Abstract

ACOG Committee Opinion #797 proposed intrapartum vancomycin dosing guidelines in the absence of thorough evaluation of its risk versus benefit profile on the maternal and neonatal systems. The previously published serum and cord-blood concentration-time data of vancomycin given to mothers in the intrapartum period was analyzed in this work with a two-compartment pharmacokinetic (PK) model. Monte Carlo simulation was used to establish exposure for the studied population for doses of 1000 mg to 2000 mg every 8 h for gestational ages (GA) of 33 to 40 weeks and for birth times up to 4-h intervals. Probabilities of target attainment (PTA) were calculated for efficacy and toxicity indices unique to the peripartum maternal and neonatal population. Neonatal evaluations indicate uniformly high PTAs for the evaluated dosing regimens when the efficacy target is considered. On the other hand, the PTAs for potentially nephrotoxic exposure is expected to reach undesirable levels when three or more doses were to be administered. The risk is profoundly high in GA below 36 weeks and birth times beyond 20 h after the initiation of intrapartum prophylaxis and with doses greater than 1250 mg. Maternal vancomycin exposures seem reasonable up to two intrapartum doses given at 8 h intervals when the dose is kept to 1250 mg or less.
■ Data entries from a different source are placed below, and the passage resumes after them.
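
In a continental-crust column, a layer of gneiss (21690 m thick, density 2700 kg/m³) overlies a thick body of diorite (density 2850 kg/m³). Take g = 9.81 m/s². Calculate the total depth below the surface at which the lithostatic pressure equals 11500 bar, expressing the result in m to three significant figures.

42300 m

Pressure at base of upper layers: 2700×9.81×21690 = 5.745×10^8 Pa = 5745 bar
Remaining pressure to be supplied by diorite: 1.150×10^9 − 5.745×10^8 = 5.755×10^8 Pa
Additional depth in diorite = 5.755×10^8 Pa / (2850 kg/m³ × 9.81 m/s²) = 20584 m
Total depth = 21690 m + 20584 m = 42274 m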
Most mothers (up to 83%) who receive three or more doses of the commonly administered regimens are subjected to nephrotoxic exposures. Thus, it appears that the current recommendations by #797 for dosing of vancomycin pose considerable risk to mother and newborn alike, especially in cases with lengthy duration of preterm labor. Capping of doses at 1250 mg may be considered to minimize the need for therapeutic drug monitoring (TDM) interventions. Alternatively, and irrespective of the baseline maternal renal function, TDM for all cases requiring more than two doses of 1500 mg or higher must be assured.